That's not just speculation. In the early 1970s, the astronauts on the last
three Apollo missions (15, 16, and 17) returned deep-drill core samples from
three different sites on the Moon. The cores drilled more than 2 meters into the
lunar regolith (the layer of broken rock and dust covering the Moon).

"The deepest samples brought up by those drill cores were 2 billion years old,
and largely unchanged since they were laid down," Spudis says. And what a
surprise recent re-analysis has revealed. "The lunar regolith traps particles
from the solar wind. And drill cores show that the solar wind had a different
chemical composition 2 billion years ago than it does today. There's no known
explanation for that in solar theory. But that discovery is crucial for
understanding the formation of Earth-and also the evolution of stars."

Another big question a return to the witness-plate Moon might help answer is,
What caused the sudden mass extinctions of life forms on Earth that mark the
ends of different geological eras?

The most famous is the so-called K-T extinction that wiped out the dinosaurs 65
million years ago, marking the end of the Mesozoic Era (the age of reptiles) and
the beginning of the Cenozoic Era (the age of mammals). Much evidence suggests
that an asteroid some 10 km wide slammed into Earth, creating such catastrophic
climate change that photosynthesizing green plants died, starving more than half
of all living beings worldwide; indeed, ground zero has been identified on
Mexico's Yucat?n Peninsula as the Chicxulub Crater, 160 km across.
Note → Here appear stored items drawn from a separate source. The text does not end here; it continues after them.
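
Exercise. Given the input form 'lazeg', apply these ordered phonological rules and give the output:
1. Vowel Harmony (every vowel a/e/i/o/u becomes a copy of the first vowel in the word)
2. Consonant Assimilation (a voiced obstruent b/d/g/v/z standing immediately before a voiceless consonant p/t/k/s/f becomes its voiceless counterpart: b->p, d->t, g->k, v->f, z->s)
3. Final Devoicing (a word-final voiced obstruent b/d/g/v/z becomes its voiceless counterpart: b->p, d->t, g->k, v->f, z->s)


Starting form: 'lazeg'
Rule 1: Vowel Harmony: all vowels become 'a' (matching first vowel). 'lazeg' -> 'lazag'
Rule 2: Consonant Assimilation: no voiced obstruent (b/d/g/v/z) stands immediately before a voiceless consonant (p/t/k/s/f). No change.
Rule 3: Final Devoicing: word-final voiced obstruent 'g' becomes voiceless 'k'. 'lazag' -> 'lazak'
Final form: 'lazak'

lazak


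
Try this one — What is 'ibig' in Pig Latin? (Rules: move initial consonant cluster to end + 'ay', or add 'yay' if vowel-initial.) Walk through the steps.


'ibig' starts with a vowel, so add 'yay': 'ibigyay'.

ibigyay


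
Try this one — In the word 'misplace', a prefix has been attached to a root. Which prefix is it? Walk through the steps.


The word 'misplace' = 'mis' (prefix) + 'place' (root). The prefix is 'mis'.

mis


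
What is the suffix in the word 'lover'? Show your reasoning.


The word 'lover' = 'love' (root) + '-er' (suffix). The suffix is '-er'.

er


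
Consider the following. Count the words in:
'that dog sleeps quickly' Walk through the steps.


Split into words: that | dog | sleeps | quickly = 4 words.

4


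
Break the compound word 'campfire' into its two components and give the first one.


Split 'campfire' into 'camp' + 'fire'. The first part is 'camp'.

camp


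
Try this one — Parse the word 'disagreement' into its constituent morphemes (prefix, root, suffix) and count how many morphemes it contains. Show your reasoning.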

There's evidence in the fossil record that such impacts occur periodically,
"once every 26 million years," says Spudis. "Not everyone agrees, but I think it
is pretty convincing."

Why would this happen? "Some theories are wild!" There might be a dark, distant
companion of the sun that periodically perturbs comets in the Oort Cloud, and
the comets rain down on Earth. Or perhaps the solar system as a whole is moving
in and out of the plane of the Milky Way galaxy, and this somehow triggers
periodic episodes of bombardment.

Before we get carried away with theory, however, "we need to establish whether
this really happens," Spudis cautions. Is Earth truly subjected to periodic
bombardment? Again, the Moon holds the key: Close-up study of the floors of
several hundred lunar craters could confirm or falsify a 26-million year period.
"We have to sample the stuff that got melted by the shock of impact, and
determine the craters' ages."

The Moon is a harsh-and reliable-witness for Earth.